The e-cigarette industry could be all but wiped out thanks to regulations coming down the pipeline from the Food and Drug Administration.

Most damaging of all, e-cigarette makers will have to retroactively submit marketing applications for all their products, with the costs running into the millions.

Manufacturers of e-cigarettes could also be banned from advertising the reduced risk from substituting smoking for vaping unless they can convince the FDA otherwise.

In 2009, e-cigarettes came under the purview of the FDA and may face many of the restrictions placed on the tobacco industry, such as issuing health warnings and stopping sales to minors.


The e-cig industry is still relatively young, with the first e-cigarette invented in China in 2007. Despite there being close to 20 million Americans regularly using e-cigarettes, the FDA’s regulations could bankrupt the vast majority of producers.

Speaking to The Hill, Jan Verleur, co-founder and CEO of VMR Products, said as much as 99 percent of the industry could be wiped out. “This makes it so any product released after the grandfather date would require premarket approval,” said Verleur.

He added that “the process could cost us half a million to million dollars,” per individual product.
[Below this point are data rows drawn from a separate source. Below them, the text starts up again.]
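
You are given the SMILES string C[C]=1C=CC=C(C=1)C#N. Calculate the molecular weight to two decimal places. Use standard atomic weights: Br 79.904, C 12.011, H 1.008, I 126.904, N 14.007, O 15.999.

117.15 g/mol

First, the molecular formula is C8H7N (counting implicit H from valence).
  C: 8 × 12.011 = 96.088
  H: 7 × 1.008 = 7.056
  N: 1 × 14.007 = 14.007
Sum: 8×12.011 + 7×1.008 + 1×14.007 = 117.151 → 117.15 g/mol.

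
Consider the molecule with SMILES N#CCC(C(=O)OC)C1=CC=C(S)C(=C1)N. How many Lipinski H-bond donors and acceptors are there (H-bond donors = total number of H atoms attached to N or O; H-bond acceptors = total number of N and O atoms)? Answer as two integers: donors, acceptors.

Donors: find every N or O and count the H atoms it carries.
  atom 1 (N): bond orders sum to 3 → 0 H
  atom 6 (O): bond orders sum to 2 → 0 H
  atom 7 (O): bond orders sum to 2 → 0 H
  atom 16 (N): bond orders sum to 1 → 2 H
Lipinski HBD = 2.
Acceptors: N atoms = 2, O atoms = 2 → HBA = 4.

2, 4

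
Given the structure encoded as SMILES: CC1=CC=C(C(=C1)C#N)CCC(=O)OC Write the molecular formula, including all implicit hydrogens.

Walk through each heavy atom and fill implicit hydrogens from standard valence (C 4, N 3, O 2, S 2, halogen 1):
  atom 1: C, bond orders sum to 1 (valence 4) → 3 H
  atom 2: C, bond orders sum to 4 (valence 4) → 0 H
  atom 3: C, bond orders sum to 3 (valence 4) → 1 H
  atom 4: C, bond orders sum to 3 (valence 4) → 1 H
  atom 5: C, bond orders sum to 4 (valence 4) → 0 H
  atom 6: C, bond orders sum to 4 (valence 4) → 0 H
  atom 7: C, bond orders sum to 3 (valence 4) → 1 H
  atom 8: C, bond orders sum to 4 (valence 4) → 0 H
  atom 9: N, bond orders sum to 3 (valence 3) → 0 H
  atom 10: C, bond orders sum to 2 (valence 4) → 2 H
  atom 11: C, bond orders sum to 2 (valence 4) → 2 H
  atom 12: C, bond orders sum to 4 (valence 4) → 0 H
  atom 13: O, bond orders sum to 2 (valence 2) → 0 H
  atom 14: O, bond orders sum to 2 (valence 2) → 0 H
  atom 15: C, bond orders sum to 1 (valence 4) → 3 H
Totals → C:12, H:13, N:1, O:2.

C12H13NO2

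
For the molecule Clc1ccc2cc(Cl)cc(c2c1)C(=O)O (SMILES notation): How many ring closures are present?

In SMILES, each pair of matching ring-closure digits denotes one ring-closing bond; the number of such bonds equals the number of independent rings.
Ring-closure bonds here: 2.

2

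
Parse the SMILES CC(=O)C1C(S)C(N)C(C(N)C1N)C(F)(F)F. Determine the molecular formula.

C9H16F3N3OS

Walk through each heavy atom and fill implicit hydrogens from standard valence (C 4, N 3, O 2, S 2, halogen 1):
  atom 1: C, bond orders sum to 1 (valence 4) → 3 H
  atom 2: C, bond orders sum to 4 (valence 4) → 0 H
  atom 3: O, bond orders sum to 2 (valence 2) → 0 H
  atom 4: C, bond orders sum to 3 (valence 4) → 1 H
  atom 5: C, bond orders sum to 3 (valence 4) → 1 H
  atom 6: S, bond orders sum to 1 (valence 2) → 1 H
  atom 7: C, bond orders sum to 3 (valence 4) → 1 H
  atom 8: N, bond orders sum to 1 (valence 3) → 2 H
  atom 9: C, bond orders sum to 3 (valence 4) → 1 H
  atom 10: C, bond orders sum to 3 (valence 4) → 1 H
  atom 11: N, bond orders sum to 1 (valence 3) → 2 H
  atom 12: C, bond orders sum to 3 (valence 4) → 1 H
  atom 13: N, bond orders sum to 1 (valence 3) → 2 H
  atom 14: C, bond orders sum to 4 (valence 4) → 0 H
  atom 15: F (halogen, monovalent) → 0 H
  atom 16: F (halogen, monovalent) → 0 H
  atom 17: F (halogen, monovalent) → 0 H
Totals → C:9, H:16, F:3, N:3, O:1, S:1.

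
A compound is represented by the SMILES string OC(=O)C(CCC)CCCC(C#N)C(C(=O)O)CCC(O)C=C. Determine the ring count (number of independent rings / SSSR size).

In SMILES, each pair of matching ring-closure digits denotes one ring-closing bond; the number of such bonds equals the number of independent rings.
Ring-closure bonds here: 0.

0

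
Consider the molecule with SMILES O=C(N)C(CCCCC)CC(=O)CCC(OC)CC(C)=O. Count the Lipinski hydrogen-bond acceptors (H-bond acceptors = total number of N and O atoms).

N atoms: 1; O atoms: 4.
Lipinski HBA = 1 + 4 = 5.

5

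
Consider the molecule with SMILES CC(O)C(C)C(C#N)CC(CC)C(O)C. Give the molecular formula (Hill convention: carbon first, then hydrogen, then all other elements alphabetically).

C12H23NO2

Walk through each heavy atom and fill implicit hydrogens from standard valence (C 4, N 3, O 2, S 2, halogen 1):
  atom 1: C, bond orders sum to 1 (valence 4) → 3 H
  atom 2: C, bond orders sum to 3 (valence 4) → 1 H
  atom 3: O, bond orders sum to 1 (valence 2) → 1 H
  atom 4: C, bond orders sum to 3 (valence 4) → 1 H
  atom 5: C, bond orders sum to 1 (valence 4) → 3 H
  atom 6: C, bond orders sum to 3 (valence 4) → 1 H
  atom 7: C, bond orders sum to 4 (valence 4) → 0 H
  atom 8: N, bond orders sum to 3 (valence 3) → 0 H
  atom 9: C, bond orders sum to 2 (valence 4) → 2 H
  atom 10: C, bond orders sum to 3 (valence 4) → 1 H
  atom 11: C, bond orders sum to 2 (valence 4) → 2 H
  atom 12: C, bond orders sum to 1 (valence 4) → 3 H
  atom 13: C, bond orders sum to 3 (valence 4) → 1 H
  atom 14: O, bond orders sum to 1 (valence 2) → 1 H
  atom 15: C, bond orders sum to 1 (valence 4) → 3 H
Totals → C:12, H:23, N:1, O:2.
In Hill order: C12H23NO2.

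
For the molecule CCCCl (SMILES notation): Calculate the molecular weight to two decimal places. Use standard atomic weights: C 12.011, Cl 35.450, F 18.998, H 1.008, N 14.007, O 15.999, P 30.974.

78.54 g/mol

First, the molecular formula is C3H7Cl (counting implicit H from valence).
  C: 3 × 12.011 = 36.033
  Cl: 1 × 35.450 = 35.450
  H: 7 × 1.008 = 7.056
Sum: 3×12.011 + 1×35.450 + 7×1.008 = 78.539 → 78.54 g/mol.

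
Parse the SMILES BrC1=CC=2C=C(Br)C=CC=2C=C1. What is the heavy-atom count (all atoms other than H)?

Every atom symbol written in the SMILES (organic subset) is one heavy atom; implicit H are not written.
Heavy atoms by element → Br:2, C:10.
Total: 12.

12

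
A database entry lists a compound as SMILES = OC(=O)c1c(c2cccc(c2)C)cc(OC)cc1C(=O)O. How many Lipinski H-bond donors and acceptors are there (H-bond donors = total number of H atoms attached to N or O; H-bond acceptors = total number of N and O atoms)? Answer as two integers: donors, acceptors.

2, 5

Donors: find every N or O and count the H atoms it carries.
  atom 1 (O): bond orders sum to 1 → 1 H
  atom 3 (O): bond orders sum to 2 → 0 H
  atom 15 (O): bond orders sum to 2 → 0 H
  atom 20 (O): bond orders sum to 2 → 0 H
  atom 21 (O): bond orders sum to 1 → 1 H
Lipinski HBD = 2.
Acceptors: N atoms = 0, O atoms = 5 → HBA = 5.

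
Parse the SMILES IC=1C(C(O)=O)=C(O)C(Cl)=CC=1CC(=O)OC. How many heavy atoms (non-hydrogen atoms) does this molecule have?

Every atom symbol written in the SMILES (organic subset) is one heavy atom; implicit H are not written.
Heavy atoms by element → C:10, Cl:1, I:1, O:5.
Total: 17.

17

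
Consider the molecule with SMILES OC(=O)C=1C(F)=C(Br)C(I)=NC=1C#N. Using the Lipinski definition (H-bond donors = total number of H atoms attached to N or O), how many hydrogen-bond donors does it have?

1

Donors: find every N or O and count the H atoms it carries.
  atom 1 (O): bond orders sum to 1 → 1 H
  atom 3 (O): bond orders sum to 2 → 0 H
  atom 11 (N): bond orders sum to 3 → 0 H
  atom 14 (N): bond orders sum to 3 → 0 H
Lipinski HBD = 1.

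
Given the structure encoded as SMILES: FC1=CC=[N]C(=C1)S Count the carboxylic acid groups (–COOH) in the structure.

Scan the SMILES for the carboxylic acid motif — none present.
Groups that are present: 1 thiol.

0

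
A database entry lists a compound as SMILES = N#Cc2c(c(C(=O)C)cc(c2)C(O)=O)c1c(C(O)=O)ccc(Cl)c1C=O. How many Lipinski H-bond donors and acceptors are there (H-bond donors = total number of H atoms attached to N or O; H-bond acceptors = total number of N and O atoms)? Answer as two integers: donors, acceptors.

2, 7

Donors: find every N or O and count the H atoms it carries.
  atom 1 (N): bond orders sum to 3 → 0 H
  atom 7 (O): bond orders sum to 2 → 0 H
  atom 13 (O): bond orders sum to 1 → 1 H
  atom 14 (O): bond orders sum to 2 → 0 H
  atom 18 (O): bond orders sum to 1 → 1 H
  atom 19 (O): bond orders sum to 2 → 0 H
  atom 26 (O): bond orders sum to 2 → 0 H
Lipinski HBD = 2.
Acceptors: N atoms = 1, O atoms = 6 → HBA = 7.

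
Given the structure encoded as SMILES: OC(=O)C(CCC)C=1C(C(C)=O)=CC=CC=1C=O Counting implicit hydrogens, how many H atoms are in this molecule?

16

Walk through each heavy atom and fill implicit hydrogens from standard valence (C 4, N 3, O 2, S 2, halogen 1):
  atom 1: O, bond orders sum to 1 (valence 2) → 1 H
  atom 2: C, bond orders sum to 4 (valence 4) → 0 H
  atom 3: O, bond orders sum to 2 (valence 2) → 0 H
  atom 4: C, bond orders sum to 3 (valence 4) → 1 H
  atom 5: C, bond orders sum to 2 (valence 4) → 2 H
  atom 6: C, bond orders sum to 2 (valence 4) → 2 H
  atom 7: C, bond orders sum to 1 (valence 4) → 3 H
  atom 8: C, bond orders sum to 4 (valence 4) → 0 H
  atom 9: C, bond orders sum to 4 (valence 4) → 0 H
  atom 10: C, bond orders sum to 4 (valence 4) → 0 H
  atom 11: C, bond orders sum to 1 (valence 4) → 3 H
  atom 12: O, bond orders sum to 2 (valence 2) → 0 H
  atom 13: C, bond orders sum to 3 (valence 4) → 1 H
  atom 14: C, bond orders sum to 3 (valence 4) → 1 H
  atom 15: C, bond orders sum to 3 (valence 4) → 1 H
  atom 16: C, bond orders sum to 4 (valence 4) → 0 H
  atom 17: C, bond orders sum to 3 (valence 4) → 1 H
  atom 18: O, bond orders sum to 2 (valence 2) → 0 H
Total hydrogens: 16.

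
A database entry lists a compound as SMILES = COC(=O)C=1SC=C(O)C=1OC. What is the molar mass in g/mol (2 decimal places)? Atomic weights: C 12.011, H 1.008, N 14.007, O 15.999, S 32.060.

188.20 g/mol

First, the molecular formula is C7H8O4S (counting implicit H from valence).
  C: 7 × 12.011 = 84.077
  H: 8 × 1.008 = 8.064
  O: 4 × 15.999 = 63.996
  S: 1 × 32.060 = 32.060
Sum: 7×12.011 + 8×1.008 + 4×15.999 + 1×32.060 = 188.197 → 188.20 g/mol.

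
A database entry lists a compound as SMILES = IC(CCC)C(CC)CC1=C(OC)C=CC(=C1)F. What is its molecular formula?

Walk through each heavy atom and fill implicit hydrogens from standard valence (C 4, N 3, O 2, S 2, halogen 1):
  atom 1: I (halogen, monovalent) → 0 H
  atom 2: C, bond orders sum to 3 (valence 4) → 1 H
  atom 3: C, bond orders sum to 2 (valence 4) → 2 H
  atom 4: C, bond orders sum to 2 (valence 4) → 2 H
  atom 5: C, bond orders sum to 1 (valence 4) → 3 H
  atom 6: C, bond orders sum to 3 (valence 4) → 1 H
  atom 7: C, bond orders sum to 2 (valence 4) → 2 H
  atom 8: C, bond orders sum to 1 (valence 4) → 3 H
  atom 9: C, bond orders sum to 2 (valence 4) → 2 H
  atom 10: C, bond orders sum to 4 (valence 4) → 0 H
  atom 11: C, bond orders sum to 4 (valence 4) → 0 H
  atom 12: O, bond orders sum to 2 (valence 2) → 0 H
  atom 13: C, bond orders sum to 1 (valence 4) → 3 H
  atom 14: C, bond orders sum to 3 (valence 4) → 1 H
  atom 15: C, bond orders sum to 3 (valence 4) → 1 H
  atom 16: C, bond orders sum to 4 (valence 4) → 0 H
  atom 17: C, bond orders sum to 3 (valence 4) → 1 H
  atom 18: F (halogen, monovalent) → 0 H
Totals → C:15, H:22, F:1, I:1, O:1.
In Hill order: C15H22FIO.

C15H22FIO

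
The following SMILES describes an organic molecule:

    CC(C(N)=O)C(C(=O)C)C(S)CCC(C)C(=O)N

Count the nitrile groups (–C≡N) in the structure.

0

Scan the SMILES for the nitrile motif — none present.
Groups that are present: 2 amide, 1 ketone, 1 thiol.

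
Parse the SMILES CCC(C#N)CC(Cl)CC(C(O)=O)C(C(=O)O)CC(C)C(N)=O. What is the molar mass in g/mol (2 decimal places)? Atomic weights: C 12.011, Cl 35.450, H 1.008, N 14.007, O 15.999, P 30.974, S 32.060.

First, the molecular formula is C15H23ClN2O5 (counting implicit H from valence).
  C: 15 × 12.011 = 180.165
  Cl: 1 × 35.450 = 35.450
  H: 23 × 1.008 = 23.184
  N: 2 × 14.007 = 28.014
  O: 5 × 15.999 = 79.995
Sum: 15×12.011 + 1×35.450 + 23×1.008 + 2×14.007 + 5×15.999 = 346.808 → 346.81 g/mol.

346.81 g/mol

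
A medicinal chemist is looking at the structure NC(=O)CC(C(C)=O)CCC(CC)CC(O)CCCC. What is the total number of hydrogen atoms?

31

Walk through each heavy atom and fill implicit hydrogens from standard valence (C 4, N 3, O 2, S 2, halogen 1):
  atom 1: N, bond orders sum to 1 (valence 3) → 2 H
  atom 2: C, bond orders sum to 4 (valence 4) → 0 H
  atom 3: O, bond orders sum to 2 (valence 2) → 0 H
  atom 4: C, bond orders sum to 2 (valence 4) → 2 H
  atom 5: C, bond orders sum to 3 (valence 4) → 1 H
  atom 6: C, bond orders sum to 4 (valence 4) → 0 H
  atom 7: C, bond orders sum to 1 (valence 4) → 3 H
  atom 8: O, bond orders sum to 2 (valence 2) → 0 H
  atom 9: C, bond orders sum to 2 (valence 4) → 2 H
  atom 10: C, bond orders sum to 2 (valence 4) → 2 H
  atom 11: C, bond orders sum to 3 (valence 4) → 1 H
  atom 12: C, bond orders sum to 2 (valence 4) → 2 H
  atom 13: C, bond orders sum to 1 (valence 4) → 3 H
  atom 14: C, bond orders sum to 2 (valence 4) → 2 H
  atom 15: C, bond orders sum to 3 (valence 4) → 1 H
  atom 16: O, bond orders sum to 1 (valence 2) → 1 H
  atom 17: C, bond orders sum to 2 (valence 4) → 2 H
  atom 18: C, bond orders sum to 2 (valence 4) → 2 H
  atom 19: C, bond orders sum to 2 (valence 4) → 2 H
  atom 20: C, bond orders sum to 1 (valence 4) → 3 H
Total hydrogens: 31.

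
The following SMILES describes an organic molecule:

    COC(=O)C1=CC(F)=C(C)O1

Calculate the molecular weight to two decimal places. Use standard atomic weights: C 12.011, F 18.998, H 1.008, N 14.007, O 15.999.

158.13 g/mol

First, the molecular formula is C7H7FO3 (counting implicit H from valence).
  C: 7 × 12.011 = 84.077
  F: 1 × 18.998 = 18.998
  H: 7 × 1.008 = 7.056
  O: 3 × 15.999 = 47.997
Sum: 7×12.011 + 1×18.998 + 7×1.008 + 3×15.999 = 158.128 → 158.13 g/mol.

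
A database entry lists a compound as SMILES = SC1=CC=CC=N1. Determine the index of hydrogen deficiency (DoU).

4

Molecular formula: C5H5NS.
DoU = (2C + 2 + N − H − X) / 2, where X is the halogen count and O/S are ignored.
    = (2·5 + 2 + 1 − 5 − 0) / 2 = 8 / 2 = 4.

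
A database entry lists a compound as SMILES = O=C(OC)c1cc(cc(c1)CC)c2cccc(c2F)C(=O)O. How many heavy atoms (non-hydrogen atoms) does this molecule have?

22

Every atom symbol written in the SMILES (organic subset) is one heavy atom; implicit H are not written.
Heavy atoms by element → C:17, F:1, O:4.
Total: 22.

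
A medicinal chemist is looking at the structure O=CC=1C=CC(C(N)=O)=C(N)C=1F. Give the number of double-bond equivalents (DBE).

6

Degree of unsaturation = (number of rings) + (number of π bonds).
Ring closures in the SMILES: 1.
π bonds: 5 double bonds (each 1 DoU) → 5 DoU from unsaturation.
Total DoU = 1 + 5 = 6.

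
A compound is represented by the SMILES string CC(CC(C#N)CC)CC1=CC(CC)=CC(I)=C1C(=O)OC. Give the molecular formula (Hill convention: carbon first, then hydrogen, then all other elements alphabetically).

C18H24INO2

Walk through each heavy atom and fill implicit hydrogens from standard valence (C 4, N 3, O 2, S 2, halogen 1):
  atom 1: C, bond orders sum to 1 (valence 4) → 3 H
  atom 2: C, bond orders sum to 3 (valence 4) → 1 H
  atom 3: C, bond orders sum to 2 (valence 4) → 2 H
  atom 4: C, bond orders sum to 3 (valence 4) → 1 H
  atom 5: C, bond orders sum to 4 (valence 4) → 0 H
  atom 6: N, bond orders sum to 3 (valence 3) → 0 H
  atom 7: C, bond orders sum to 2 (valence 4) → 2 H
  atom 8: C, bond orders sum to 1 (valence 4) → 3 H
  atom 9: C, bond orders sum to 2 (valence 4) → 2 H
  atom 10: C, bond orders sum to 4 (valence 4) → 0 H
  atom 11: C, bond orders sum to 3 (valence 4) → 1 H
  atom 12: C, bond orders sum to 4 (valence 4) → 0 H
  atom 13: C, bond orders sum to 2 (valence 4) → 2 H
  atom 14: C, bond orders sum to 1 (valence 4) → 3 H
  atom 15: C, bond orders sum to 3 (valence 4) → 1 H
  atom 16: C, bond orders sum to 4 (valence 4) → 0 H
  atom 17: I (halogen, monovalent) → 0 H
  atom 18: C, bond orders sum to 4 (valence 4) → 0 H
  atom 19: C, bond orders sum to 4 (valence 4) → 0 H
  atom 20: O, bond orders sum to 2 (valence 2) → 0 H
  atom 21: O, bond orders sum to 2 (valence 2) → 0 H
  atom 22: C, bond orders sum to 1 (valence 4) → 3 H
Totals → C:18, H:24, I:1, N:1, O:2.
In Hill order: C18H24INO2.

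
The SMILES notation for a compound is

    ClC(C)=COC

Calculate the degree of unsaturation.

Degree of unsaturation = (number of rings) + (number of π bonds).
Ring closures in the SMILES: 0.
π bonds: 1 double bond (each 1 DoU) → 1 DoU from unsaturation.
Total DoU = 0 + 1 = 1.

1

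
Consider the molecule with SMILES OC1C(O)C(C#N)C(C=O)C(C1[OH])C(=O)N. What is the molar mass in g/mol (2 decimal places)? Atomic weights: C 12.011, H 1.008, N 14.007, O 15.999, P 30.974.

First, the molecular formula is C9H12N2O5 (counting implicit H from valence).
  C: 9 × 12.011 = 108.099
  H: 12 × 1.008 = 12.096
  N: 2 × 14.007 = 28.014
  O: 5 × 15.999 = 79.995
Sum: 9×12.011 + 12×1.008 + 2×14.007 + 5×15.999 = 228.204 → 228.20 g/mol.

228.20 g/mol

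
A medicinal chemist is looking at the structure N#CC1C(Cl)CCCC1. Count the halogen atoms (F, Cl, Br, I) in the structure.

1

Halogen atoms appear at heavy-atom position 5 (1×Cl).
Other groups present: 1 nitrile.
Halogen count: 1.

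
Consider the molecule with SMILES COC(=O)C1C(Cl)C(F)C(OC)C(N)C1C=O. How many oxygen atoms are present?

4

Scan the SMILES for O atoms (remember two-letter symbols like Cl and Br are single atoms).
Oxygen count: 4.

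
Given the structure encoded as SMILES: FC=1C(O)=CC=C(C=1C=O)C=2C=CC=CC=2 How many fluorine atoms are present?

1

Scan the SMILES for F atoms (remember two-letter symbols like Cl and Br are single atoms).
Fluorine count: 1.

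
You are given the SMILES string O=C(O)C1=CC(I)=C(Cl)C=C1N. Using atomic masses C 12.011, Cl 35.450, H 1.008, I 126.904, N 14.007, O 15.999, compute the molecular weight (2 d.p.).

First, the molecular formula is C7H5ClINO2 (counting implicit H from valence).
  C: 7 × 12.011 = 84.077
  Cl: 1 × 35.450 = 35.450
  H: 5 × 1.008 = 5.040
  I: 1 × 126.904 = 126.904
  N: 1 × 14.007 = 14.007
  O: 2 × 15.999 = 31.998
Sum: 7×12.011 + 1×35.450 + 5×1.008 + 1×126.904 + 1×14.007 + 2×15.999 = 297.476 → 297.48 g/mol.

297.48 g/mol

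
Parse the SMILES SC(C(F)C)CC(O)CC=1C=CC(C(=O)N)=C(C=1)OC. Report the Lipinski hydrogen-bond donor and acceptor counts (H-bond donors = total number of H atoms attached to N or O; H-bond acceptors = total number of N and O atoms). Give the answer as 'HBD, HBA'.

Donors: find every N or O and count the H atoms it carries.
  atom 8 (O): bond orders sum to 1 → 1 H
  atom 15 (O): bond orders sum to 2 → 0 H
  atom 16 (N): bond orders sum to 1 → 2 H
  atom 19 (O): bond orders sum to 2 → 0 H
Lipinski HBD = 3.
Acceptors: N atoms = 1, O atoms = 3 → HBA = 4.

3, 4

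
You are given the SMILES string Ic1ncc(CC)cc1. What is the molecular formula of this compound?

Walk through each heavy atom and fill implicit hydrogens from standard valence (C 4, N 3, O 2, S 2, halogen 1); for lowercase aromatic atoms, an aromatic c carries 1 H when it has two neighbours and 0 H with three, and aromatic n carries 0 H:
  atom 1: I (halogen, monovalent) → 0 H
  atom 2: aromatic c, 3 neighbours → 0 H
  atom 3: aromatic n, 2 neighbours → 0 H
  atom 4: aromatic c, 2 neighbours → 1 H
  atom 5: aromatic c, 3 neighbours → 0 H
  atom 6: C, bond orders sum to 2 (valence 4) → 2 H
  atom 7: C, bond orders sum to 1 (valence 4) → 3 H
  atom 8: aromatic c, 2 neighbours → 1 H
  atom 9: aromatic c, 2 neighbours → 1 H
Totals → C:7, H:8, I:1, N:1.
In Hill order: C7H8IN.

C7H8IN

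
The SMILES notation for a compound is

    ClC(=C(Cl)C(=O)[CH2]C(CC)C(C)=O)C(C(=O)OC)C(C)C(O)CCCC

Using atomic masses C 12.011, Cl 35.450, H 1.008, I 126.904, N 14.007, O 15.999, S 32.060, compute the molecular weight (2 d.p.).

First, the molecular formula is C19H30Cl2O5 (counting implicit H from valence).
  C: 19 × 12.011 = 228.209
  Cl: 2 × 35.450 = 70.900
  H: 30 × 1.008 = 30.240
  O: 5 × 15.999 = 79.995
Sum: 19×12.011 + 2×35.450 + 30×1.008 + 5×15.999 = 409.344 → 409.34 g/mol.

409.34 g/mol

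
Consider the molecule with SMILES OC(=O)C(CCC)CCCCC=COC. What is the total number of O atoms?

Scan the SMILES for O atoms (remember two-letter symbols like Cl and Br are single atoms).
Oxygen count: 3.

3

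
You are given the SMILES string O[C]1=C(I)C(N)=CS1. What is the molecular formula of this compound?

C4H4INOS

Walk through each heavy atom and fill implicit hydrogens from standard valence (C 4, N 3, O 2, S 2, halogen 1):
  atom 1: O, bond orders sum to 1 (valence 2) → 1 H
  atom 2: C with explicit H count 0
  atom 3: C, bond orders sum to 4 (valence 4) → 0 H
  atom 4: I (halogen, monovalent) → 0 H
  atom 5: C, bond orders sum to 4 (valence 4) → 0 H
  atom 6: N, bond orders sum to 1 (valence 3) → 2 H
  atom 7: C, bond orders sum to 3 (valence 4) → 1 H
  atom 8: S, bond orders sum to 2 (valence 2) → 0 H
Totals → C:4, H:4, I:1, N:1, O:1, S:1.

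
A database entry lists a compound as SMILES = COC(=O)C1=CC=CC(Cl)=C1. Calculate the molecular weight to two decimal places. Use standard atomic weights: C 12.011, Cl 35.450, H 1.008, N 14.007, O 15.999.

170.59 g/mol

First, the molecular formula is C8H7ClO2 (counting implicit H from valence).
  C: 8 × 12.011 = 96.088
  Cl: 1 × 35.450 = 35.450
  H: 7 × 1.008 = 7.056
  O: 2 × 15.999 = 31.998
Sum: 8×12.011 + 1×35.450 + 7×1.008 + 2×15.999 = 170.592 → 170.59 g/mol.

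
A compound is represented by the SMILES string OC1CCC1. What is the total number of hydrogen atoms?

Walk through each heavy atom and fill implicit hydrogens from standard valence (C 4, N 3, O 2, S 2, halogen 1):
  atom 1: O, bond orders sum to 1 (valence 2) → 1 H
  atom 2: C, bond orders sum to 3 (valence 4) → 1 H
  atom 3: C, bond orders sum to 2 (valence 4) → 2 H
  atom 4: C, bond orders sum to 2 (valence 4) → 2 H
  atom 5: C, bond orders sum to 2 (valence 4) → 2 H
Total hydrogens: 8.

8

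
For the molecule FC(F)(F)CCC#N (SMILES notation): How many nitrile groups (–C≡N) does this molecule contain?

The nitrile motif appears at heavy-atom position 7 in the SMILES.
Nitrile count: 1.

1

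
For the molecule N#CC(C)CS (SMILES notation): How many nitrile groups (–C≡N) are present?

1

The nitrile motif appears at heavy-atom position 2 in the SMILES.
Other groups present: 1 thiol.
Nitrile count: 1.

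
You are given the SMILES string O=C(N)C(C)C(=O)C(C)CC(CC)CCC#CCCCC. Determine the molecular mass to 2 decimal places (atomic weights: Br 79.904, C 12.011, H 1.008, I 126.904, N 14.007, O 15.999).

First, the molecular formula is C18H31NO2 (counting implicit H from valence).
  C: 18 × 12.011 = 216.198
  H: 31 × 1.008 = 31.248
  N: 1 × 14.007 = 14.007
  O: 2 × 15.999 = 31.998
Sum: 18×12.011 + 31×1.008 + 1×14.007 + 2×15.999 = 293.451 → 293.45 g/mol.

293.45 g/mol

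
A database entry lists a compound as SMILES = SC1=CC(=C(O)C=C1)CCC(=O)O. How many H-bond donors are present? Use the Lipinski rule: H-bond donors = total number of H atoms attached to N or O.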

With more than 500 e-cigarette products, VMR Products would have to pay five times the company’s revenue.

His comments echo those of the president of the American Vaping Association Greg Conley who told the L.A. Times Monday that 99 percent of the small businesses in the industry could close their doors.

There is as of yet no fixed date for when the rules come into force. The FDA has said it will give companies two years to submit their applications and they will be able to sell the products under review during that time.



Read more: http://dailycaller.com/2015/08/14/f...ercent-of-e-cigarette-industry/#ixzz3iopD7h5N

Reactions: Informative 2


----------



## Average vapor Joe (15/8/15)




----------



## stevie g (15/8/15)

America is run by stupid greedy lawyers and businessmen.


----------



## BumbleBee (15/8/15)

Sprint said:


> America is run by stupid greedy lawyers and businessmen.


and SA will no doubt be right behind them as usual


----------



## Ohmen (15/8/15)

This is very daunting

Reactions: Agree 1


----------



## whatalotigot (15/8/15)

CHINA!


----------



## kev mac (15/8/15)

Sprint said:


> America is run by stupid greedy lawyers and businessmen.


@Sprint,as an American I agree w/you, however most of the world is run by the wrong people in one form or another.


----------



## kev mac (15/8/15)

Stroodlepuff said:


> The e-cigarette industry could be all but wiped out thanks to regulations coming down the pipeline from the Food and Drug Administration.
> 
> Most damaging of all, e-cigarette makers will have to retroactively submit marketing applications for all their products, with the costs running into the millions.
> 
> ...


@Stroodlepuff,this is a good heads up.I'll be emailing my representatives.

Reactions: Like 1


----------